Avec dans leur besace des mots mordants et des notes étourdissantes, les éléments du groupe s’en vont en guerre contre la hogra, le mépris , l’assujettissement, la misère sociale, et tout un tas de fléaux qui apparaissent souvent en temps de désordre. Pour faire tilt dans l’esprit des gens et secouer leurs consciences anesthésiées par les discours ronronnants du pouvoir, le groupe a choisi comme support musical à ses textes, le rap. Ce style musical, nous dit un élément du groupe, est par essence contestataire, revendicatif. Avec le rap, la prédominance va au texte, au message véhiculé. Le groupe JMT (Jeunesse maltraitée) monté exactement en 1998 est composé actuellement de quatre éléments : Benmalek Daddy, Farid Imadali, Samir Hagrag, Saïd Ahmim. Ils ont beaucoup de choses en commun. Ils sont jeunes, courageux, humbles, ils ont l’amour de leur partie, la rage de réussir, de vaincre. En quatre ans d’existence, le publique béjaoui les a déjà adoptés et certains artistes et non des moindres les ont gavés d’encouragements.
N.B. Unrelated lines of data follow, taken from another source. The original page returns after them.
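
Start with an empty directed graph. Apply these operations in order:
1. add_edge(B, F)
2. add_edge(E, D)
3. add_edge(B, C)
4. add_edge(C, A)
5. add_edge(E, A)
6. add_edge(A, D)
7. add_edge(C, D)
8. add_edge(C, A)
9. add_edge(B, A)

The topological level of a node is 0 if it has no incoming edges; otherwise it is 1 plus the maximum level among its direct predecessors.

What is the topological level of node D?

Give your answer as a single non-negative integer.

Op 1: add_edge(B, F). Edges now: 1
Op 2: add_edge(E, D). Edges now: 2
Op 3: add_edge(B, C). Edges now: 3
Op 4: add_edge(C, A). Edges now: 4
Op 5: add_edge(E, A). Edges now: 5
Op 6: add_edge(A, D). Edges now: 6
Op 7: add_edge(C, D). Edges now: 7
Op 8: add_edge(C, A) (duplicate, no change). Edges now: 7
Op 9: add_edge(B, A). Edges now: 8
Compute levels (Kahn BFS):
  sources (in-degree 0): B, E
  process B: level=0
    B->A: in-degree(A)=2, level(A)>=1
    B->C: in-degree(C)=0, level(C)=1, enqueue
    B->F: in-degree(F)=0, level(F)=1, enqueue
  process E: level=0
    E->A: in-degree(A)=1, level(A)>=1
    E->D: in-degree(D)=2, level(D)>=1
  process C: level=1
    C->A: in-degree(A)=0, level(A)=2, enqueue
    C->D: in-degree(D)=1, level(D)>=2
  process F: level=1
  process A: level=2
    A->D: in-degree(D)=0, level(D)=3, enqueue
  process D: level=3
All levels: A:2, B:0, C:1, D:3, E:0, F:1
level(D) = 3

Answer: 3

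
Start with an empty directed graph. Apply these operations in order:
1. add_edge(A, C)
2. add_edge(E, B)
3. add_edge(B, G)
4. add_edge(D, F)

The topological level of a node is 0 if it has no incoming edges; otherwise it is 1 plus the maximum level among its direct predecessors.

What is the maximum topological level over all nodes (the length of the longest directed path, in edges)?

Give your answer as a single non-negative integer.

Op 1: add_edge(A, C). Edges now: 1
Op 2: add_edge(E, B). Edges now: 2
Op 3: add_edge(B, G). Edges now: 3
Op 4: add_edge(D, F). Edges now: 4
Compute levels (Kahn BFS):
  sources (in-degree 0): A, D, E
  process A: level=0
    A->C: in-degree(C)=0, level(C)=1, enqueue
  process D: level=0
    D->F: in-degree(F)=0, level(F)=1, enqueue
  process E: level=0
    E->B: in-degree(B)=0, level(B)=1, enqueue
  process C: level=1
  process F: level=1
  process B: level=1
    B->G: in-degree(G)=0, level(G)=2, enqueue
  process G: level=2
All levels: A:0, B:1, C:1, D:0, E:0, F:1, G:2
max level = 2

Answer: 2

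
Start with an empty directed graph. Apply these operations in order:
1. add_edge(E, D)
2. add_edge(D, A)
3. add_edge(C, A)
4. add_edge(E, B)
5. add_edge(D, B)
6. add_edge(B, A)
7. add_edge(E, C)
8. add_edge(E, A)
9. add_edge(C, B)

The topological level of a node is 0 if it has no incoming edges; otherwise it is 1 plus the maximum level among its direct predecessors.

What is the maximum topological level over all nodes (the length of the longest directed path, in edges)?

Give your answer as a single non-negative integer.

Op 1: add_edge(E, D). Edges now: 1
Op 2: add_edge(D, A). Edges now: 2
Op 3: add_edge(C, A). Edges now: 3
Op 4: add_edge(E, B). Edges now: 4
Op 5: add_edge(D, B). Edges now: 5
Op 6: add_edge(B, A). Edges now: 6
Op 7: add_edge(E, C). Edges now: 7
Op 8: add_edge(E, A). Edges now: 8
Op 9: add_edge(C, B). Edges now: 9
Compute levels (Kahn BFS):
  sources (in-degree 0): E
  process E: level=0
    E->A: in-degree(A)=3, level(A)>=1
    E->B: in-degree(B)=2, level(B)>=1
    E->C: in-degree(C)=0, level(C)=1, enqueue
    E->D: in-degree(D)=0, level(D)=1, enqueue
  process C: level=1
    C->A: in-degree(A)=2, level(A)>=2
    C->B: in-degree(B)=1, level(B)>=2
  process D: level=1
    D->A: in-degree(A)=1, level(A)>=2
    D->B: in-degree(B)=0, level(B)=2, enqueue
  process B: level=2
    B->A: in-degree(A)=0, level(A)=3, enqueue
  process A: level=3
All levels: A:3, B:2, C:1, D:1, E:0
max level = 3

Answer: 3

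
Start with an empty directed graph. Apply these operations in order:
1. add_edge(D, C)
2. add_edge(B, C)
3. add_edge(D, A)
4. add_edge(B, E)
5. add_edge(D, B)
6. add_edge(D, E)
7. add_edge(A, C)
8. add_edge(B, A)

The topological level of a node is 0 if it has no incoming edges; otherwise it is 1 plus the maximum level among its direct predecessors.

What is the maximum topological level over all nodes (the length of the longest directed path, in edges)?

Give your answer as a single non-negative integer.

Answer: 3

Derivation:
Op 1: add_edge(D, C). Edges now: 1
Op 2: add_edge(B, C). Edges now: 2
Op 3: add_edge(D, A). Edges now: 3
Op 4: add_edge(B, E). Edges now: 4
Op 5: add_edge(D, B). Edges now: 5
Op 6: add_edge(D, E). Edges now: 6
Op 7: add_edge(A, C). Edges now: 7
Op 8: add_edge(B, A). Edges now: 8
Compute levels (Kahn BFS):
  sources (in-degree 0): D
  process D: level=0
    D->A: in-degree(A)=1, level(A)>=1
    D->B: in-degree(B)=0, level(B)=1, enqueue
    D->C: in-degree(C)=2, level(C)>=1
    D->E: in-degree(E)=1, level(E)>=1
  process B: level=1
    B->A: in-degree(A)=0, level(A)=2, enqueue
    B->C: in-degree(C)=1, level(C)>=2
    B->E: in-degree(E)=0, level(E)=2, enqueue
  process A: level=2
    A->C: in-degree(C)=0, level(C)=3, enqueue
  process E: level=2
  process C: level=3
All levels: A:2, B:1, C:3, D:0, E:2
max level = 3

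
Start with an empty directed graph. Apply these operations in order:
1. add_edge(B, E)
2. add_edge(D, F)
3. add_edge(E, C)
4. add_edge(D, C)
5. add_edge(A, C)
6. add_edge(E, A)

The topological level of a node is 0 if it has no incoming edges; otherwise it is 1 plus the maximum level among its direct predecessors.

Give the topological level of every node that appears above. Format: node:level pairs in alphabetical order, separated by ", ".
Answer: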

Ayant animé plusieurs spectacle et participé à des concours de musique où ils ont été lauréats, leur autorité est presque assurée au niveau régional. Leur premier album, sorti il y a plus d’une année, n’a pas cependant connu le sort qu’il méritait. Composé d’un bouquet de 8 chansons, l’album continent deux chansons en duo : l’une avec le grand Rabeh Inesliyen, l’autre avec l’El Kserois, Samy Gabrel. En écoutant ce produit, la première impression qui nous vient à l’esprit est la force évocatrice des mots. C’est à un véritable travail de réhabilitation des mots que le groupe s’attelle. Donner aux mots leur véritable sens, ne pas les pervertir, les prostituer comme cela se fait de coutume en temps de troubles. Voilà à quoi tend JMT. Un exemple de ce flou dans lequel baignent les mots aujourd’hui, le mot démocratie. Pour l’Algérien d’aujourd’hui, il renvoie à tout, sauf à sa signification originelle. Ainsi, même ceux qui font de la violence leur méthode de lutte, claironnent qu’ils sont pour la démocratie.

Dans son Qu’est-ce que la littérature ?, Sartre avance que "les poètes sont des hommes qui refusent d’utiliser le langage". Le groupe JMT, au contraire, l’utilise et comme il se doit : cru, osé, direct, sans ambages, sans images. Il refuse de rejoindre la cohorte de ceux qui usent d’un langage perverti, dénaturé et mensonger. Pourquoi user de détours quand on a une voie royale pour aller droit au but ? Les mots pour JMT, s’ils ne réveillent pas doivent assommer. Avec un rythme endiablé par moments, les mots dans les trois langues (kabyle, arabe et français) coulent telle une larve volcanique qui entraîne tout sur son passage. Aucune barrière, ni tabou, ni totem ne résiste à la marée lexicale de JMT. Après avoir secoué quelque peu les consciences amorphes, le groupe entre aujourd’hui dans une hibernation inexpliquée. Point de spectacles, point d’album. Serait ce l’éloignement les uns des autres qui en est la cause ? Benmalek Daddy et Samir Haddab vivent à Béjaïa-ville, Saïd Ahmim réside à Alger et Farid Imadali est à Sidi-Aïch. C’est sûr qu’il est difficile de se frayer un chemin dans la jungle artistique de notre pays, mais il est du devoir de JMT de briser le silence, de reprendre la scène et, pourquoi pas, de nous gratifier d’un second album tout aussi percutant que le premier.